There is no need to describe here how these different kinds of the names of God form the base of the two main theological methods, cataphatic and apophatic. Our only interest here is how the “harmonization” works behind both cataphatics and apophatics:

Καὶ ἔστιν αὖθις ἡ θειοτάτη θεοῦ γνῶσις ἡ δι' ἀγνωσίας γινωσκομένη κατὰ τὴν ὑπὲρ νοῦν ἕνωσιν, ὅταν ὁ νοῦς τῶν ὄντων πάντων ἀποστάς, ἔπειτα καὶ ἑαυτὸν ἀφεὶς ἑνωθῇ ταῖς ὑπερφαέσιν ἀκτῖσιν ἐκεῖθεν καὶ ἐκεῖ τῷ ἀνεξερευνήτῳ βάθει τῆς σοφίας καταλαμπόμενος. Καίτοι καὶ ἐκ πάντων, ὅπερ ἔφην, αὐτὴν γνωστέον· αὕτη γάρ ἐστι κατὰ τὸ λόγιον ἡ πάντων ποιητικὴ καὶ ἀεὶ πάντα ἁρμόζουσα καὶ τῆς ἀλύτου τῶν πάντων ἐφαρμογῆς καὶ τάξεως αἰτία καὶ ἀεὶ τὰ τέλη τῶν προτέρων συνάπτουσα ταῖς ἀρχαῖς τῶν δευτέρων καὶ τὴν μίαν τοῦ παντὸς σύμπνοιαν[5] καὶ ἁρμονίαν καλλιεργοῦσα. (DN  7:3, 872AB).[6]

The continuous act of reference, called by Dionysius “harmonization,” makes every created thing and even no-thing a sign, which is, regardless of its denotation, a sign of God. Why?
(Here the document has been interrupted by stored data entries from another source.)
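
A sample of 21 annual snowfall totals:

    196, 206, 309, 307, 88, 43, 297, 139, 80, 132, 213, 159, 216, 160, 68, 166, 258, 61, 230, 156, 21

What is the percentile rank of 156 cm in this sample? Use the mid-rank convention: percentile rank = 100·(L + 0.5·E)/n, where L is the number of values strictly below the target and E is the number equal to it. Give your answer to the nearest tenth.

Sorted: 21, 43, 61, 68, 80, 88, 132, 139, 156, 159, 160, 166, 196, 206, 213, 216, 230, 258, 297, 307, 309.
Count below 156: L = 8; count equal: E = 1; n = 21.
Percentile rank = 100·(8 + 0.5·1)/21 = 100·8.5/21 = 40.48.

40.5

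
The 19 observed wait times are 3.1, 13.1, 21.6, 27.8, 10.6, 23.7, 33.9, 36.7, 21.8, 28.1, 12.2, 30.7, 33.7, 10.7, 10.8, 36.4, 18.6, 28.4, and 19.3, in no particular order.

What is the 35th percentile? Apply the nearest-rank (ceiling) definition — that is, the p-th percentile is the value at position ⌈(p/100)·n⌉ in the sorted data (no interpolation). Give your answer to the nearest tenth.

Sorted: 3.1, 10.6, 10.7, 10.8, 12.2, 13.1, 18.6, 19.3, 21.6, 21.8, 23.7, 27.8, 28.1, 28.4, 30.7, 33.7, 33.9, 36.4, 36.7.
n = 19.
Position = ⌈35/100 · 19⌉ = ⌈6.65⌉ = 7.
The value at rank 7 is 18.6.

18.6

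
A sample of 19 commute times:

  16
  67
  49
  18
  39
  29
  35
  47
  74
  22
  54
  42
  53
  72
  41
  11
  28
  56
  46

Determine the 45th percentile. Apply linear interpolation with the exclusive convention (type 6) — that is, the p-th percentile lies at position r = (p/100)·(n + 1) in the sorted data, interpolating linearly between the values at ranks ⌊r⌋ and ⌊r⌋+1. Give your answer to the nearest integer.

41

Sorted: 11, 16, 18, 22, 28, 29, 35, 39, 41, 42, 46, 47, 49, 53, 54, 56, 67, 72, 74.
n = 19.
r = (45/100)·(19 + 1) = 9.
r is an integer, so P45 is the value at rank 9: 41.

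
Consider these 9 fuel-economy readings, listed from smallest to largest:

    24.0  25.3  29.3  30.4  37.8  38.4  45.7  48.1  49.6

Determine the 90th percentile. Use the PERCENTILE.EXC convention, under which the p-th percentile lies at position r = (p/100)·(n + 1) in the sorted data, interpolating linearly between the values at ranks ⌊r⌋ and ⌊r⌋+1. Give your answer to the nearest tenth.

n = 9.
r = (90/100)·(9 + 1) = 9.
r is an integer, so P90 is the value at rank 9: 49.6.

49.6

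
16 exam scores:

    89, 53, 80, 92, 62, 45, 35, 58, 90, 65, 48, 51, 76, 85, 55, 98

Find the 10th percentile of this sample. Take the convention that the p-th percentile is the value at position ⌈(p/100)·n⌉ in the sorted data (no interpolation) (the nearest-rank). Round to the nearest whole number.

45

Sorted: 35, 45, 48, 51, 53, 55, 58, 62, 65, 76, 80, 85, 89, 90, 92, 98.
n = 16.
Position = ⌈10/100 · 16⌉ = ⌈1.6⌉ = 2.
The value at rank 2 is 45.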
What is the corresponding referential mechanism?

[1] The texts of the Corpus Areopagiticum will be quoted according to the critical editions: Suchla, Beate Regina. Corpus Dionysiacum I. PTS 33. Berlin: W. de Gruyter, 1990 (for De divinis nominibus = DN) and Heil, Günter, and Ritter, Adolf Martin, Corpus Dionysiacum II. PTS 36. Berlin: W. de Gruyter, 1991 (for De mystica theologia = MT), but the references will be given within the text as following: abbreviated title (DN, MT), chapter, paragraph, column and part of column (from A to D) in PG 3. English translation according to Rolt, Clarens Edwin. Dionysius the Areopagite: On the Divine Names and the Mystical Theology. London: SPCK, 1920; electronic edition at This translation is not literalistic enough for scholarly purposes, and so, will be quoted below only for facilitating the reading of the Greek text. The translations given without reference to Rolt are my own.
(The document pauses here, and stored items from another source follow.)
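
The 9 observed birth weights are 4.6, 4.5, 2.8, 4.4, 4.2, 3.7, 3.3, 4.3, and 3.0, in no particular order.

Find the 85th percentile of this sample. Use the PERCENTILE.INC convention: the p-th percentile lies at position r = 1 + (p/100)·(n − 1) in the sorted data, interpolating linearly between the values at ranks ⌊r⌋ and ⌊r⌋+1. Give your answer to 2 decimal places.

Sorted: 2.8, 3.0, 3.3, 3.7, 4.2, 4.3, 4.4, 4.5, 4.6.
n = 9.
r = 1 + (85/100)·(9 − 1) = 1 + 6.8 = 7.8.
Rank 7 is 4.4 and rank 8 is 4.5.
Interpolate: 4.4 + 0.8·(4.5 − 4.4) = 4.4 + 0.8·0.1 = 4.48.

4.48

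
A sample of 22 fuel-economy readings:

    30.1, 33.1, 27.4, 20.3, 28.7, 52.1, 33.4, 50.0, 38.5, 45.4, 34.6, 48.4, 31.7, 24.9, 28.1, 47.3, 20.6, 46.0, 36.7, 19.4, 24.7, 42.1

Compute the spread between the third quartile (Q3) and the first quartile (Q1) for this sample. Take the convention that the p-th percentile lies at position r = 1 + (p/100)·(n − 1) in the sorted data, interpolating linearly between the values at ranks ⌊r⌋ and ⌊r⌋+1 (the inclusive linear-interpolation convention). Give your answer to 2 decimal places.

Sorted: 19.4, 20.3, 20.6, 24.7, 24.9, 27.4, 28.1, 28.7, 30.1, 31.7, 33.1, 33.4, 34.6, 36.7, 38.5, 42.1, 45.4, 46.0, 47.3, 48.4, 50.0, 52.1.
n = 22.
P25: r = 6.25; ranks 6–7 are 27.4, 28.1; interpolating gives 27.575.
P75: r = 16.75; ranks 16–17 are 42.1, 45.4; interpolating gives 44.575.
Difference: 44.575 − 27.575 = 17.

17.00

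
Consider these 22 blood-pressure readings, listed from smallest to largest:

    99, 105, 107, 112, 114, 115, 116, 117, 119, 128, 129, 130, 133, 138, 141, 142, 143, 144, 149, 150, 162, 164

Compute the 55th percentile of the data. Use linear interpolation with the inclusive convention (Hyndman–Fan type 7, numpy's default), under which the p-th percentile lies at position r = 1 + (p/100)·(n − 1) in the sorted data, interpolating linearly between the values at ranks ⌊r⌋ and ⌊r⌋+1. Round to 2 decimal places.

131.65

n = 22.
r = 1 + (55/100)·(22 − 1) = 1 + 11.55 = 12.55.
Rank 12 is 130 and rank 13 is 133.
Interpolate: 130 + 0.55·(133 − 130) = 130 + 0.55·3 = 131.65.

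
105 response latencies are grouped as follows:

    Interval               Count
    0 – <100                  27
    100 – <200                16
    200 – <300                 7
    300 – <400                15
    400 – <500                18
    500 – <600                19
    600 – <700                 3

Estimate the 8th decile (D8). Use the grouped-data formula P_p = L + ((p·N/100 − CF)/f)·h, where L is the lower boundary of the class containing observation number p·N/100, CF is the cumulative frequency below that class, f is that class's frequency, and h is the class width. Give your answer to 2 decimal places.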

[2] Rolt’s translation is here somewhat vague: “Thus, then, the Universal and Transcendent Cause must both be nameless and also possess the names of all things <...>. For the Nameless Goodness is not only the cause of cohesion or life or perfection in such wise as to derive Its Name from this or that providential activity alone; nay, rather does It contain all things beforehand within Itself, after a simple and uncircumscribed manner through the perfect excellence of Its one and all-creative Providence, and thus we draw from the whole creation Its appropriate praises and Its Names.”

[3] Rolt’s tr.: “…the Sacred Writers [lit. Theologians. — B. L.] celebrate It by every Name while yet they call It Nameless.”
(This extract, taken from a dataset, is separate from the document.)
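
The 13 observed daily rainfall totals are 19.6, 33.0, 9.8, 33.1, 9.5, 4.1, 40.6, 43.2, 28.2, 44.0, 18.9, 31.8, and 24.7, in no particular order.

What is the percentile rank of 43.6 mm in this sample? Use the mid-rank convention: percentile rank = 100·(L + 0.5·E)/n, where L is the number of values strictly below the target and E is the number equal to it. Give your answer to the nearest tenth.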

[4] Rolt’s tr.: “Moreover our Discourse will dare  to aver that even the Non-Existent shares in the Beautiful and Good, for Non-Existence is itself beautiful and good when, by the Negation of all Attributes, it is ascribed Super-Essentially to God.”

[5] A term from the Stoic natural philosophy, literally “common breathing,” which means here the internal harmony of the whole creation.

[6] Rolt’s translation: “And yet on the other hand, the Divinest Knowledge of God, the which is received through Unknowing, is obtained in that communion which transcends the mind, when the mind, turning away from all things and then leaving even itself behind, is united to the Dazzling Rays, being from them and in them, illumined by the unsearchable depth of Wisdom. Nevertheless, as I said, we must draw this knowledge of Wisdom from all things; for wisdom it is (as saith the Scripture) [cf. Wis 8:1] that hath made all things and ever ordereth them all, and is the Cause of the indissoluble harmony and order of all things, perpetually fitting the end of one part unto the beginning of the second, and thus producing the one fair agreement and concord of the whole.”